Take with a full glass of water and stay well-hydrated to prevent crystalluria.,Complete the full course even if symptoms improve.,Report any signs of allergic reaction (rash, fever, sore throat) or severe skin reactions (blistering, peeling).,Avoid prolonged sun exposure; use sunscreen as photosensitivity may occur.,Do not take if you have a history of sulfa allergy or are pregnant/nursing without consulting doctor.

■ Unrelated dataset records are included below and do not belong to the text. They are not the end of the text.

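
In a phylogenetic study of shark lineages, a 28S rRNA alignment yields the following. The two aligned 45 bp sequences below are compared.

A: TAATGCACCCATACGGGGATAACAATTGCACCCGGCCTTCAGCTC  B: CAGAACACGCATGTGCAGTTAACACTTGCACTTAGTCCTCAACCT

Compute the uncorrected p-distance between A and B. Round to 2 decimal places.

The sequences differ at 19 of 45 positions.
p = 19/45 = 0.422222… ≈ 0.42 (to 2 d.p.).

0.42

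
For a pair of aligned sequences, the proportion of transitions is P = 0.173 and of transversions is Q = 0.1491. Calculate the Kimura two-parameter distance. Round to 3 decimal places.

0.430

Under the Kimura two-parameter model, d = −½ ln(1 − 2P − Q) − ¼ ln(1 − 2Q).
1 − 2P − Q = 0.5049, giving −½ ln(0.5049) = 0.341697.
1 − 2Q = 0.7018, giving −¼ ln(0.7018) = 0.088527.
d = 0.341697 + 0.088527 = 0.430224.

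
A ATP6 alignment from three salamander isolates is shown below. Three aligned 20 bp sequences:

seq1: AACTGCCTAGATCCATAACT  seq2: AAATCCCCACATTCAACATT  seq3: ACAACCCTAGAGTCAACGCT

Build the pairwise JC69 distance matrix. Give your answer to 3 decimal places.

seq1–seq2: 8/20 sites differ → p = 0.4, d = −0.75 ln(1 − 0.533333) = 0.571605 ≈ 0.572.
seq1–seq3: 9/20 sites differ → p = 0.45, d = −0.75 ln(1 − 0.6) = 0.687218 ≈ 0.687.
seq2–seq3: 7/20 sites differ → p = 0.35, d = −0.75 ln(1 − 0.466667) = 0.471457 ≈ 0.471.

d(seq1,seq2) = 0.572, d(seq1,seq3) = 0.687, d(seq2,seq3) = 0.471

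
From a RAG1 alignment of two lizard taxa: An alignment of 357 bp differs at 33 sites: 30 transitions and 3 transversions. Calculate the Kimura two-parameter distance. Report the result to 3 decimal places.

0.101

P = 30/357 ≈ 0.084034 and Q = 3/357 ≈ 0.008403.
Under the Kimura two-parameter model, d = −½ ln(1 − 2P − Q) − ¼ ln(1 − 2Q).
1 − 2P − Q = 0.823529, giving −½ ln(0.823529) = 0.097078.
1 − 2Q = 0.983194, giving −¼ ln(0.983194) = 0.004237.
d = 0.097078 + 0.004237 = 0.101315.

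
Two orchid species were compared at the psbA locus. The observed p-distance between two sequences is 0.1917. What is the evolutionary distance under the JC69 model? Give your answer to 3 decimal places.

d = −(3/4) ln(1 − 4p/3) = −0.75 ln(1 − 0.2556) = −0.75 ln(0.7444)
  = −0.75 × (-0.295177) = 0.221383 substitutions/site.

0.221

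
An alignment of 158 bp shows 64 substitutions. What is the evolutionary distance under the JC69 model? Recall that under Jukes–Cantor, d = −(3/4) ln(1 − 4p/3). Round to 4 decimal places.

p = 64/158 ≈ 0.405063.
d = −(3/4) ln(1 − 4p/3) = −0.75 ln(1 − 0.540084) = −0.75 ln(0.459916)
  = −0.75 × (-0.776711) = 0.582533 substitutions/site.

0.5825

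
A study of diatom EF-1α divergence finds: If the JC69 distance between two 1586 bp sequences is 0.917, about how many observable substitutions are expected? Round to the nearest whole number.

839

Invert JC69: p = (3/4)(1 − e^(−4d/3)) = 0.75 × (1 − e^(-1.222667)) = 0.75 × (1 − 0.294444) = 0.529167.
Expected differing sites = pL ≈ 0.529167 × 1586 = 839.258862 ≈ 839.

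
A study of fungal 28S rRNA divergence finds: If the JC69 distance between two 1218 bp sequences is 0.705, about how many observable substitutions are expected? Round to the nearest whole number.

Invert JC69: p = (3/4)(1 − e^(−4d/3)) = 0.75 × (1 − e^(-0.94)) = 0.75 × (1 − 0.390628) = 0.457029.
Expected differing sites = pL ≈ 0.457029 × 1218 = 556.661322 ≈ 557.

557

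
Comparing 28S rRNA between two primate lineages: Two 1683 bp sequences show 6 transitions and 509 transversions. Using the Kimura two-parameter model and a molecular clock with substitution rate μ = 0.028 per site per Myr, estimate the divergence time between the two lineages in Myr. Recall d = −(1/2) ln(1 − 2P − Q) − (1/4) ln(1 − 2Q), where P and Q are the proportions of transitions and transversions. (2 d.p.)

P = 6/1683 ≈ 0.003565 and Q = 509/1683 ≈ 0.302436.
Under the Kimura two-parameter model, d = −½ ln(1 − 2P − Q) − ¼ ln(1 − 2Q).
1 − 2P − Q = 0.690434, giving −½ ln(0.690434) = 0.185217.
1 − 2Q = 0.395128, giving −¼ ln(0.395128) = 0.232136.
d = 0.185217 + 0.232136 = 0.417353.
Under a molecular clock d = 2μt, so t = d/(2μ) = 0.417353 / (2 × 0.028) = 7.45 Myr.

7.45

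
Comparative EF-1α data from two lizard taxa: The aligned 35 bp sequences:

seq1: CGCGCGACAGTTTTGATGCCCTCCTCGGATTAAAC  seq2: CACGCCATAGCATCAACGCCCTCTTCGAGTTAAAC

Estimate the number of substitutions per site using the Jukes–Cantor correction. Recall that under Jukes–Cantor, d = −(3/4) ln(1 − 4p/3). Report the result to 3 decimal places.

0.407

The sequences differ at 11 of 35 sites, so p = 11/35 ≈ 0.314286.
d = −(3/4) ln(1 − 4p/3) = −0.75 ln(1 − 0.419048) = −0.75 ln(0.580952)
  = −0.75 × (-0.543087) = 0.407315 substitutions/site.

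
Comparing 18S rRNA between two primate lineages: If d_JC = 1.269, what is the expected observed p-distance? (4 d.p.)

p = (3/4)(1 − e^(−4d/3)) = 0.75 × (1 − e^(-1.692)) = 0.75 × (1 − 0.184151) = 0.611887.

0.6119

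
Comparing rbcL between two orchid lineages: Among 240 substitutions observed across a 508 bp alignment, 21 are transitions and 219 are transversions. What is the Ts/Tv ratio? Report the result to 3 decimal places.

0.096

R = 21/219 = 0.095890… ≈ 0.096 (to 3 d.p.).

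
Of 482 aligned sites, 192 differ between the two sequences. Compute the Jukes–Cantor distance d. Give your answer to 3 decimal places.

0.568

p = 192/482 ≈ 0.39834.
d = −(3/4) ln(1 − 4p/3) = −0.75 ln(1 − 0.53112) = −0.75 ln(0.46888)
  = −0.75 × (-0.757408) = 0.568056 substitutions/site.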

"Sulfacetamide may reduce the efficacy of picosulfuric acid, a stimulant laxative, through antibiotic-mediated disruption of the gut microbiota. The conversion of picosulfate to its active metabolite, BHPM, relies on bacterial azoreductase enzymes in the colon. Sulfacetamide's antibacterial activity against colonic flora can decrease this bioactivation, leading to diminished laxative effect and potential treatment failure for constipation or bowel preparation."
"The risk or severity of adverse effects can be increased when Methenamine is combined with Sulfacetamide."
"The risk or severity of adverse effects can be increased when Sulfacetamide is combined with Mecamylamine."
No interactions on record
Explore head-to-head clinical comparisons of other medications in the same therapeutic classes.
Common clinical questions about CETAMIDE vs BACTRIM, answered by our medical review team.
CETAMIDE is a Sulfonamide antibiotic that works by CETAMIDE is an antimicrobial combination of sulfadiazine (a sulfonamide) and trimethoprim. Sulfonamides inhibit dihydropteroate synthase, blocking folate synthesis; trimethoprim inhibits dihydrofolate reductase, producing sequential blockade of folic acid metabolism.. BACTRIM is a Sulfonamide Antibiotic Combination that works by BACTRIM (sulfamethoxazole/trimethoprim) inhibits bacterial folate synthesis. Sulfamethoxazole, a sulfonamide, inhibits dihydropteroate synthase, blocking PABA incorporation into dihydrofolic acid. Trimethoprim inhibits dihydrofolate reductase, blocking conversion of dihydrofolic acid to tetrahydrofolic acid. Sequential blockade leads to bactericidal effect.. They differ in pharmacokinetic profiles, FDA-approved indications, and side effect profiles.
Potency comparisons between CETAMIDE and BACTRIM depend on the specific clinical indication. These are agents from distinct pharmacological classes and are not directly interchangeable by dose. A physician or clinical pharmacist should guide any therapeutic switching decisions.
The standard adult dose of CETAMIDE is: 500 mg orally every 6 hours; maximum 4 g per day.. The standard adult dose of BACTRIM is: 1 DS tablet (160 mg TMP/800 mg SMX) orally every 12 hours for 10-14 days.. Dosing should always be individualized based on indication, renal and hepatic function, age, and other patient factors.
No direct drug-drug interaction has been formally documented between CETAMIDE and BACTRIM in current clinical databases. However, individual patient risk factors including other medications, organ function, and comorbidities should always be evaluated by a qualified healthcare provider.
The maternal-fetal safety profiles differ. CETAMIDE is classified as Category C. Pregnancy category C. First trimester: Potential risk of neural tube defects based on animal studies. Second and third trimesters: Increased risk of premature closure of ductus art. BACTRIM is classified as Category C. Pregnancy Category D. First trimester: Folate antagonist; associated with neural tube defects, cardiovascular malformations, and cleft palate. Second and third trimesters: Risk of . Always consult a maternal-fetal medicine specialist before taking either drug during pregnancy or lactation.